Gibson eventually quit tennis to take more remunerative work because women tennis players were paid next to nothing in those days. She was contemplating suicide when a close woman tennis friend raised $1 million for Gibson from admiring fans worldwide.
Despite racism, Williams sisters remain dominant
Serena and Venus Williams both consider Gibson to be an important role model, as she overcame the many obstacles she faced as a Black woman to reach the highest pinnacle of recognition in the racist tennis world, similar to those faced by these amazing sisters.
The Williams sisters began to play tennis at a very young age in Compton, Calif., thanks to their father, Richard, who coached them. Since the late 1990s, they have dominated women’s tennis in the most amazing way, with Venus winning seven single Grand Slam titles and Serena winning 21 single titles. Serena came very close to winning her first calendar Grand Slam title at this U.S. Open (winning all four major competitions in one year) and to tying with Steffi Graf at 22 wins in the modern tennis era.
Serena’s mother, Oracene Price, said that her daughter felt so much pressure to become just the fourth woman in history to win the calendar Grand Slam. (ESPN, Sept. 11)
Both Williams sisters have faced horrific racism even to the present day. Richard Williams paid children to yell out racist epithets to his daughters on the Compton practice courts to prepare them for what they would face as adults, playing professional tennis in front of largely white crowds.
As Serena began to rack up the single titles on the U.S. Tennis Association tour, she faced ugly racist epithets, most notably at an Indian Wells tournament in California in 2001. She boycotted playing tennis there until earlier this year.

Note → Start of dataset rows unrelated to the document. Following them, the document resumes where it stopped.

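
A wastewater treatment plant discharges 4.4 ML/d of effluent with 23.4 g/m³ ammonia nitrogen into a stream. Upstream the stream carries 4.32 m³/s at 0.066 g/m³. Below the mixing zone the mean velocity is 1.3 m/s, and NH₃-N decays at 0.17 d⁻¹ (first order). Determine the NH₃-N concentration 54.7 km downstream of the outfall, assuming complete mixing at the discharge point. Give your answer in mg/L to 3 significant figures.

0.311 mg/L

4.4 ML/d = 0.05093 m³/s.
After complete mixing, C₀ = (0.05093·23.4 + 4.32·0.066) / 4.371 = 0.3379 mg/L.
Travel time t = 5.47e+04 m / 1.3 m/s = 4.208e+04 s = 0.487 d.
C = 0.3379·exp(−0.17·0.487) = 0.3379·0.9205 = 0.311 mg/L.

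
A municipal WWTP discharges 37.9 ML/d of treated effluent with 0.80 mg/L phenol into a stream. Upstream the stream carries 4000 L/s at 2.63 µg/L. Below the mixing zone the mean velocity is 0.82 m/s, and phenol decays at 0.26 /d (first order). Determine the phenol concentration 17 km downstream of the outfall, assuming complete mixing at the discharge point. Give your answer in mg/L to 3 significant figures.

37.9 ML/d = 0.4387 m³/s.
4000 L/s = 4 m³/s.
2.63 µg/L = 0.00263 mg/L.
After complete mixing, C₀ = (0.4387·0.8 + 4·0.00263) / 4.439 = 0.08143 mg/L.
Travel time t = 1.7e+04 m / 0.82 m/s = 2.073e+04 s = 0.24 d.
C = 0.08143·exp(−0.26·0.24) = 0.08143·0.9395 = 0.07651 mg/L.

0.0765 mg/L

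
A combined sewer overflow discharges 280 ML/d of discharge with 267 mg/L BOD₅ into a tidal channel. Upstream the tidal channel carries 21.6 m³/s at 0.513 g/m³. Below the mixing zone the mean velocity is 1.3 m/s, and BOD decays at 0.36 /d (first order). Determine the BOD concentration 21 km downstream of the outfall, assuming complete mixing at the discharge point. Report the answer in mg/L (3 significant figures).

33.0 mg/L

280 ML/d = 3.241 m³/s.
After complete mixing, C₀ = (3.241·267 + 21.6·0.513) / 24.84 = 35.28 mg/L.
Travel time t = 2.1e+04 m / 1.3 m/s = 1.615e+04 s = 0.187 d.
C = 35.28·exp(−0.36·0.187) = 35.28·0.9349 = 32.98 mg/L.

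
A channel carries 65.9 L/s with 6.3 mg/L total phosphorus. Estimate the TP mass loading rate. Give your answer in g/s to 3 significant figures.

65.9 L/s = 0.0659 m³/s.
Mass flux = Q·C = 0.0659 m³/s × 6.3 g/m³ = 0.4152 g/s.

0.415 g/s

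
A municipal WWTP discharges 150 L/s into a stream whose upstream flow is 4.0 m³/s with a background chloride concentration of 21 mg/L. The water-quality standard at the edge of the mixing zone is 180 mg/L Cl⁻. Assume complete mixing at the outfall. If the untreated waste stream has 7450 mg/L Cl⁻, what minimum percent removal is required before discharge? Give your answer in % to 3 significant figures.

150 L/s = 0.15 m³/s.
Mass balance: 180·4.15 = 0.15·Cₑ + 4·21.
Cₑ = (747 − 84) / 0.15 = 4420 mg/L.
Required removal = 1 − 4420/7450 = 40.67 %.

40.7 %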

Russian Tennis Federation President Shamil Tarpischev was forced to publicly apologize last October to the Williams sisters after he publicly referred to them as “brothers” and called them “scary” to look at. He was banned for a year by the Women’s Tennis Association and fined. Serena characterized his remarks as racist and sexist.

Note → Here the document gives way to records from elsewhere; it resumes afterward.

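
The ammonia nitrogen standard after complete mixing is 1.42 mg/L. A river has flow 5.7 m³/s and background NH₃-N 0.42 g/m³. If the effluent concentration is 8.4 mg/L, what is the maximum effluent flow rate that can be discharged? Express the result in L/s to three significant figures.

817 L/s

Mass balance at complete mixing: C_std·(Q_w + Q_r) = Q_w·C_e + Q_r·C_b.
Rearranging, Q_w = Q_r·(C_std − C_b)/(C_e − C_std) = 5.7·(1.42 − 0.42) / (8.4 − 1.42) = 0.8166 m³/s.
= 816.6 L/s.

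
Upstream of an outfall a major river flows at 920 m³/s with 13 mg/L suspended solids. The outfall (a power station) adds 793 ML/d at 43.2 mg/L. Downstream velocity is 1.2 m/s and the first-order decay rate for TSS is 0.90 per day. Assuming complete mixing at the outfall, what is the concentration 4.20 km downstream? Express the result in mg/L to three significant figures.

12.8 mg/L

793 ML/d = 9.178 m³/s.
After complete mixing, C₀ = (9.178·43.2 + 920·13) / 929.2 = 13.3 mg/L.
Travel time t = 4200 m / 1.2 m/s = 3500 s = 0.04051 d.
C = 13.3·exp(−0.90·0.04051) = 13.3·0.9642 = 12.82 mg/L.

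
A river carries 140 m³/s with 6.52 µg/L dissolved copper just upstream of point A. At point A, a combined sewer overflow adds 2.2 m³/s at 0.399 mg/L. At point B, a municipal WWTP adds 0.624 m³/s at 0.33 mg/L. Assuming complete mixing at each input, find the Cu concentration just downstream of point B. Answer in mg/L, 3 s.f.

0.0140 mg/L

6.52 µg/L = 0.00652 mg/L.
After input A: C = (140·0.00652 + 2.2·0.399) / 142.2 = 0.01259 mg/L.
After input B: C = (142.2·0.01259 + 0.624·0.33) / 142.8 = 0.01398 mg/L.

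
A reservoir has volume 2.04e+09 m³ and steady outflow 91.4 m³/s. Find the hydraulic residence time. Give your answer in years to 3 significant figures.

0.707 yr

Q = 91.4 m³/s × 3.156e+07 s/yr = 2.884e+09 m³/yr.
Hydraulic residence time τ = V/Q = 2.04e+09/2.884e+09 = 0.7073 yr.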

Serena may be ranked the number one women’s tennis player, but not in terms of “marketability” in the corporate world. According to Forbes, Russian tennis player Maria Sharapova is the world’s highest-paid woman athlete in terms of endorsements. Serena has beaten Sharapova 18 out of 20 times. In terms of the overall Forbes list of men and women, Sharapova is ranked 12th and Williams 20th.

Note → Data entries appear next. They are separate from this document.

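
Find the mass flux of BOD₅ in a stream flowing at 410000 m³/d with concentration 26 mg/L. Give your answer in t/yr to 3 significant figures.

3890 t/yr

410000 m³/d = 4.745 m³/s.
Mass flux = Q·C = 4.745 m³/s × 26 g/m³ = 123.4 g/s.
= 123.4 g/s × 31.56 = 3894 t/yr.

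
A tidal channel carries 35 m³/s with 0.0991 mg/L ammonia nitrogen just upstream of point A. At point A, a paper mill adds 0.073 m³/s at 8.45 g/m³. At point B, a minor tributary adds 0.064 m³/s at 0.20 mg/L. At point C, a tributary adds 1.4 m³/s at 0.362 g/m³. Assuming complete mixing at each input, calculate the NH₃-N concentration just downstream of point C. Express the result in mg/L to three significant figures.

0.126 mg/L

After input A: C = (35·0.0991 + 0.073·8.45) / 35.07 = 0.1165 mg/L.
After input B: C = (35.07·0.1165 + 0.064·0.2) / 35.14 = 0.1166 mg/L.
After input C: C = (35.14·0.1166 + 1.4·0.362) / 36.54 = 0.126 mg/L.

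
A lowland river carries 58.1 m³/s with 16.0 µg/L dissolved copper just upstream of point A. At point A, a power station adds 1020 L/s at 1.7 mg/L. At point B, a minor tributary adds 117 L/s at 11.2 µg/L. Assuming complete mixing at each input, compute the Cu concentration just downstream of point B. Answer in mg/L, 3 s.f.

16.0 µg/L = 0.016 mg/L.
1020 L/s = 1.02 m³/s.
After input A: C = (58.1·0.016 + 1.02·1.7) / 59.12 = 0.04505 mg/L.
117 L/s = 0.117 m³/s.
11.2 µg/L = 0.0112 mg/L.
After input B: C = (59.12·0.04505 + 0.117·0.0112) / 59.24 = 0.04499 mg/L.

0.0450 mg/L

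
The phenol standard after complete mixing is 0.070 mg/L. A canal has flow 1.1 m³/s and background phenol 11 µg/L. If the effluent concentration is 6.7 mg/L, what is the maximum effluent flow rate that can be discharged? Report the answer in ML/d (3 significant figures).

0.846 ML/d

11 µg/L = 0.011 mg/L.
Mass balance at complete mixing: C_std·(Q_w + Q_r) = Q_w·C_e + Q_r·C_b.
Rearranging, Q_w = Q_r·(C_std − C_b)/(C_e − C_std) = 1.1·(0.07 − 0.011) / (6.7 − 0.07) = 0.009789 m³/s.
= 0.8458 ML/d.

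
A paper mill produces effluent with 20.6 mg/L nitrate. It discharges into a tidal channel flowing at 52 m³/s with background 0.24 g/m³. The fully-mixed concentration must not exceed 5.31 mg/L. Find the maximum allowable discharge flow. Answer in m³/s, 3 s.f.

Mass balance at complete mixing: C_std·(Q_w + Q_r) = Q_w·C_e + Q_r·C_b.
Rearranging, Q_w = Q_r·(C_std − C_b)/(C_e − C_std) = 52·(5.31 − 0.24) / (20.6 − 5.31) = 17.24 m³/s.

17.2 m³/s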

On more than one occasion, Serena has been ridiculed in sexist terms in print and social media for her powerful body image — being 5’9” and 150 pounds — but she has never been on the defensive about it.
At 33 and 35 years old, respectively, Serena and Venus Williams are just as dominant today as they were 18 years ago, when they both played at the U.S. Open as teenagers. When asked which athlete she would like to meet today, Serena answered, “Muhammad Ali,” due to his heroic stance in 1967 when he refused to fight in Vietnam.
James Blake: standing while Black
Black tennis stars like Althea Gibson, the Williams sisters, Arthur Ashe and others not only face racism on the tennis courts but off them as well. Take the lesser-known James Blake, once ranked the fourth-best tennis player in the world before he retired in 2013. A surveillance tape caught Blake being viciously attacked by a plainclothes New York police officer outside of the Grand Hyatt Hotel in a case of so-called mistaken identity. Police Commissioner William Bratton stated that the person that Blake resembled could have been his “twin,” a reminder of the racist cliché that all Black people look alike — especially if they are Black young men.
The white cop who attacked Blake, James Frascatore, was named in four civilian complaints in a seven-month period of 2013. He has been named in two federal civil rights lawsuits as being among the group of officers accused of beating, pepper spraying and falsely arresting two Queens men in separate incidents that year.
Blake has demanded that Frascatore be fired. While Bratton was forced to publicly apologize to Blake, he should also be pressured to arrest and charge Frascatore with assault and battery based on racism.